The winners write history but even their histories don't last. History consists of not only what is written or imaged or recorded, but also is severely affected by current culture. Just think of what the Native Americans were like in their own eyes or how we would have perceived their culture if we could have looked at it with the mind-set of a 1990's American. Nearly everyone who recorded the lives of the Native Americans did so with an agenda or a bias that caused them to alter their own perceptions such that native culture was recorded as though it was an inferior and distorted version of European culture.

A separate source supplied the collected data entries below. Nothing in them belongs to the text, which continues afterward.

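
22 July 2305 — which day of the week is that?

Doomsday rule: the anchor day for the 2300s is Wednesday. For year 05: 5÷12 = 0 r 5, and 5÷4 = 1, so 0+5+1 = 6.
Wednesday + 6 ≡ Tuesday — that's 2305's doomsday.
In July the doomsday date is Jul 11.
Jul 22 is 11 days after Jul 11; 11 mod 7 = 4, so Tuesday + 4 = Saturday.

Saturday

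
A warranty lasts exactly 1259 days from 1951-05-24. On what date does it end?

+366 (one year; includes Feb 29, 1952) → May 24, 1952 (893 left).
+365 (one year) → May 24, 1953 (528 left).
+365 (one year) → May 24, 1954 (163 left).
May has 31 days: +8 → Jun 1, 1954 (155 left).
Jun has 30 days: +30 → Jul 1, 1954 (125 left).
Jul has 31 days: +31 → Aug 1, 1954 (94 left).
Aug has 31 days: +31 → Sep 1, 1954 (63 left).
Sep has 30 days: +30 → Oct 1, 1954 (33 left).
Oct has 31 days: +31 → Nov 1, 1954 (2 left).
+2 → Nov 3, 1954.

November 3, 1954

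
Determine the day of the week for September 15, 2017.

January 1, 2017 is a Sunday.
Jan 1, 2017 → Feb 1, 2017: 31 days (January has 31).
Feb 1, 2017 → Mar 1, 2017: 28 days (February has 28).
Mar 1, 2017 → Apr 1, 2017: 31 days (March has 31).
Apr 1, 2017 → May 1, 2017: 30 days (April has 30).
May 1, 2017 → Jun 1, 2017: 31 days (May has 31).
Jun 1, 2017 → Jul 1, 2017: 30 days (June has 30).
Jul 1, 2017 → Aug 1, 2017: 31 days (July has 31).
Aug 1, 2017 → Sep 1, 2017: 31 days (August has 31).
Sep 1, 2017 → Sep 15, 2017: 14 days.
Total: 257 days.
257 mod 7 = 5, so Sunday + 5 = Friday.

Friday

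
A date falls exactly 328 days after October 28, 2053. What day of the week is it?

Monday

First find the weekday of Oct 28, 2053. Doomsday rule: the anchor day for the 2000s is Tuesday. For year 53: 53÷12 = 4 r 5, and 5÷4 = 1, so 4+5+1 = 10.
Tuesday + 10 ≡ Friday — that's 2053's doomsday.
In October the doomsday date is Oct 10.
Oct 28 is 18 days after Oct 10; 18 mod 7 = 4, so Friday + 4 = Tuesday.
328 mod 7 = 6, so 328 days after a Tuesday is Tuesday + 6 = Monday.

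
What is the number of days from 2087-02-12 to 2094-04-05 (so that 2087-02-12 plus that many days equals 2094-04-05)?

Feb 12, 2087 → Feb 12, 2088: 365 days.
Feb 12, 2088 → Feb 12, 2089: 366 days (Feb 29, 2088 is in that span).
Feb 12, 2089 → Feb 12, 2090: 365 days.
Feb 12, 2090 → Feb 12, 2091: 365 days.
Feb 12, 2091 → Feb 12, 2092: 365 days.
Feb 12, 2092 → Feb 12, 2093: 366 days (Feb 29, 2092 is in that span).
Feb 12, 2093 → Feb 12, 2094: 365 days.
Feb 12, 2094 → Mar 12, 2094: 28 days (February has 28).
Mar 12, 2094 → Apr 5, 2094: 24 days.
Total: 2609 days.

2609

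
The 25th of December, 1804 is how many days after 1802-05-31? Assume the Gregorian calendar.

939

May 31, 1802 → May 31, 1803: 365 days.
May 31, 1803 → May 31, 1804: 366 days (Feb 29, 1804 is in that span).
May 31, 1804 → Jun 30, 1804: 30 days (May has 31).
Jun 30, 1804 → Jul 30, 1804: 30 days (June has 30).
Jul 30, 1804 → Aug 30, 1804: 31 days (July has 31).
Aug 30, 1804 → Sep 30, 1804: 31 days (August has 31).
Sep 30, 1804 → Oct 30, 1804: 30 days (September has 30).
Oct 30, 1804 → Nov 30, 1804: 31 days (October has 31).
Nov 30, 1804 → Dec 25, 1804: 25 days.
Total: 939 days.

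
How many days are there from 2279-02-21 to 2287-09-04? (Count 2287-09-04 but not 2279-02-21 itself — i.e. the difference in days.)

Feb 21, 2279 → Feb 21, 2280: 365 days.
Feb 21, 2280 → Feb 21, 2281: 366 days (Feb 29, 2280 is in that span).
Feb 21, 2281 → Feb 21, 2282: 365 days.
Feb 21, 2282 → Feb 21, 2283: 365 days.
Feb 21, 2283 → Feb 21, 2284: 365 days.
Feb 21, 2284 → Feb 21, 2285: 366 days (Feb 29, 2284 is in that span).
Feb 21, 2285 → Feb 21, 2286: 365 days.
Feb 21, 2286 → Feb 21, 2287: 365 days.
Feb 21, 2287 → Mar 21, 2287: 28 days (February has 28).
Mar 21, 2287 → Apr 21, 2287: 31 days (March has 31).
Apr 21, 2287 → May 21, 2287: 30 days (April has 30).
May 21, 2287 → Jun 21, 2287: 31 days (May has 31).
Jun 21, 2287 → Jul 21, 2287: 30 days (June has 30).
Jul 21, 2287 → Aug 21, 2287: 31 days (July has 31).
Aug 21, 2287 → Sep 4, 2287: 14 days.
Total: 3117 days.

3117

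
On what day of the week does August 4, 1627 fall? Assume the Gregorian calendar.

Wednesday

Doomsday rule: the anchor day for the 1600s is Tuesday. For year 27: 27÷12 = 2 r 3, and 3÷4 = 0, so 2+3+0 = 5.
Tuesday + 5 ≡ Sunday — that's 1627's doomsday.
In August the doomsday date is Aug 8.
Aug 4 is 4 days before Aug 8; 4 mod 7 = 4, so Sunday − 4 = Wednesday.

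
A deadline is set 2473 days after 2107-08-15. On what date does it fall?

May 23, 2114

+366 (one year; includes Feb 29, 2108) → Aug 15, 2108 (2107 left).
+365 (one year) → Aug 15, 2109 (1742 left).
+365 (one year) → Aug 15, 2110 (1377 left).
+365 (one year) → Aug 15, 2111 (1012 left).
+366 (one year; includes Feb 29, 2112) → Aug 15, 2112 (646 left).
+365 (one year) → Aug 15, 2113 (281 left).
Aug has 31 days: +17 → Sep 1, 2113 (264 left).
Sep has 30 days: +30 → Oct 1, 2113 (234 left).
Oct has 31 days: +31 → Nov 1, 2113 (203 left).
Nov has 30 days: +30 → Dec 1, 2113 (173 left).
Dec has 31 days: +31 → Jan 1, 2114 (142 left).
Jan has 31 days: +31 → Feb 1, 2114 (111 left).
Feb has 28 days: +28 → Mar 1, 2114 (83 left).
Mar has 31 days: +31 → Apr 1, 2114 (52 left).
Apr has 30 days: +30 → May 1, 2114 (22 left).
+22 → May 23, 2114.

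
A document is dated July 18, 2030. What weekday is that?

Thursday

Doomsday rule: the anchor day for the 2000s is Tuesday. For year 30: 30÷12 = 2 r 6, and 6÷4 = 1, so 2+6+1 = 9.
Tuesday + 9 ≡ Thursday — that's 2030's doomsday.
In July the doomsday date is Jul 11.
Jul 18 is 7 days after Jul 11; 7 mod 7 = 0, so Thursday + 0 = Thursday.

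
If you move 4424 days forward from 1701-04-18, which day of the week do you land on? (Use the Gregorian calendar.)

Monday

First find the weekday of Apr 18, 1701. Doomsday rule: the anchor day for the 1700s is Sunday. For year 01: 1÷12 = 0 r 1, and 1÷4 = 0, so 0+1+0 = 1.
Sunday + 1 ≡ Monday — that's 1701's doomsday.
In April the doomsday date is Apr 4.
Apr 18 is 14 days after Apr 4; 14 mod 7 = 0, so Monday + 0 = Monday.
4424 mod 7 = 0, so 4424 days after a Monday is Monday + 0 = Monday.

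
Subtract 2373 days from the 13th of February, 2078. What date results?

August 16, 2071

−365 (one year) → Feb 13, 2077 (2008 left).
−366 (one year; includes Feb 29, 2076) → Feb 13, 2076 (1642 left).
−365 (one year) → Feb 13, 2075 (1277 left).
−365 (one year) → Feb 13, 2074 (912 left).
−365 (one year) → Feb 13, 2073 (547 left).
−366 (one year; includes Feb 29, 2072) → Feb 13, 2072 (181 left).
−13 → Jan 31, 2072 (end of Jan, 31 days; 168 left).
−31 → Dec 31, 2071 (end of Dec, 31 days; 137 left).
−31 → Nov 30, 2071 (end of Nov, 30 days; 106 left).
−30 → Oct 31, 2071 (end of Oct, 31 days; 76 left).
−31 → Sep 30, 2071 (end of Sep, 30 days; 45 left).
−30 → Aug 31, 2071 (end of Aug, 31 days; 15 left).
−15 → Aug 16, 2071.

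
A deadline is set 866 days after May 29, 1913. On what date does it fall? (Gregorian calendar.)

+365 (one year) → May 29, 1914 (501 left).
+365 (one year) → May 29, 1915 (136 left).
May has 31 days: +3 → Jun 1, 1915 (133 left).
Jun has 30 days: +30 → Jul 1, 1915 (103 left).
Jul has 31 days: +31 → Aug 1, 1915 (72 left).
Aug has 31 days: +31 → Sep 1, 1915 (41 left).
Sep has 30 days: +30 → Oct 1, 1915 (11 left).
+11 → Oct 12, 1915.

October 12, 1915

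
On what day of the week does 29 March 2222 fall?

Friday

Doomsday rule: the anchor day for the 2200s is Friday. For year 22: 22÷12 = 1 r 10, and 10÷4 = 2, so 1+10+2 = 13.
Friday + 13 ≡ Thursday — that's 2222's doomsday.
In March the doomsday date is Mar 14.
Mar 29 is 15 days after Mar 14; 15 mod 7 = 1, so Thursday + 1 = Friday.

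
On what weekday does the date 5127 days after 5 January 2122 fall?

Thursday

First find the weekday of Jan 5, 2122. Doomsday rule: the anchor day for the 2100s is Sunday. For year 22: 22÷12 = 1 r 10, and 10÷4 = 2, so 1+10+2 = 13.
Sunday + 13 ≡ Saturday — that's 2122's doomsday.
In January the doomsday date is Jan 3 (2122 is not a leap year).
Jan 5 is 2 days after Jan 3; 2 mod 7 = 2, so Saturday + 2 = Monday.
5127 mod 7 = 3, so 5127 days after a Monday is Monday + 3 = Thursday.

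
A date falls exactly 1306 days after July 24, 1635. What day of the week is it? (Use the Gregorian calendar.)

First find the weekday of Jul 24, 1635. Doomsday rule: the anchor day for the 1600s is Tuesday. For year 35: 35÷12 = 2 r 11, and 11÷4 = 2, so 2+11+2 = 15.
Tuesday + 15 ≡ Wednesday — that's 1635's doomsday.
In July the doomsday date is Jul 11.
Jul 24 is 13 days after Jul 11; 13 mod 7 = 6, so Wednesday + 6 = Tuesday.
1306 mod 7 = 4, so 1306 days after a Tuesday is Tuesday + 4 = Saturday.

Saturday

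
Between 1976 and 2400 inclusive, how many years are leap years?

104

Multiples of 4 in [1976,2400]: 107.
Of those, multiples of 100: 5 (not leap unless ÷400).
Multiples of 400: 2.
Leap years = 107 − 5 + 2 = 104.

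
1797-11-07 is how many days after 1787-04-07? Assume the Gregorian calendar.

3867

Apr 7, 1787 → Apr 7, 1788: 366 days (Feb 29, 1788 is in that span).
Apr 7, 1788 → Apr 7, 1789: 365 days.
Apr 7, 1789 → Apr 7, 1790: 365 days.
Apr 7, 1790 → Apr 7, 1791: 365 days.
Apr 7, 1791 → Apr 7, 1792: 366 days (Feb 29, 1792 is in that span).
Apr 7, 1792 → Apr 7, 1793: 365 days.
Apr 7, 1793 → Apr 7, 1794: 365 days.
Apr 7, 1794 → Apr 7, 1795: 365 days.
Apr 7, 1795 → Apr 7, 1796: 366 days (Feb 29, 1796 is in that span).
Apr 7, 1796 → Apr 7, 1797: 365 days.
Apr 7, 1797 → May 7, 1797: 30 days (April has 30).
May 7, 1797 → Jun 7, 1797: 31 days (May has 31).
Jun 7, 1797 → Jul 7, 1797: 30 days (June has 30).
Jul 7, 1797 → Aug 7, 1797: 31 days (July has 31).
Aug 7, 1797 → Sep 7, 1797: 31 days (August has 31).
Sep 7, 1797 → Oct 7, 1797: 30 days (September has 30).
Oct 7, 1797 → Nov 7, 1797: 31 days.
Total: 3867 days.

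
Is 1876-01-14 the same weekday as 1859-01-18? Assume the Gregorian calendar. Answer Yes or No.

No

From Jan 18, 1859 to Jan 14, 1876 is 6205 days.
6205 mod 7 = 3, so they are different weekdays.
(Jan 18, 1859 is a Tuesday; Jan 14, 1876 is a Friday.)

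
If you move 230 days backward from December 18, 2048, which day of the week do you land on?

Saturday

First find the weekday of Dec 18, 2048. Doomsday rule: the anchor day for the 2000s is Tuesday. For year 48: 48÷12 = 4 r 0, and 0÷4 = 0, so 4+0+0 = 4.
Tuesday + 4 ≡ Saturday — that's 2048's doomsday.
In December the doomsday date is Dec 12.
Dec 18 is 6 days after Dec 12; 6 mod 7 = 6, so Saturday + 6 = Friday.
230 mod 7 = 6, so 230 days before a Friday is Friday − 6 = Saturday.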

It is nearly impossible today to guess what those early Europeans found when they arrived here. I would guess, for example, that native cultures did not include marriage in the form of European Christians. We don't normally stop to think about that, we just assume that it did. The natives were of course called savages and heathens because they did not worship the Christian God. How did they really worship? What did worship actually mean to them? I get the impression that the gods were apart from the people but were approachable and did not require the absolutism that the Christian God seems to require. Then there's the European concept of property.
How did a nation set limits on it's area? How absolute were those limits? There was some form of ownership of real items such as tools and clothing, but what about bedding and the makings of homes? How did slavery fit into the equation?
It would be easy at this point to say that no European concepts were valid for Pre-Columbian cultures in the Americans but that might be too simplistic an answer as well.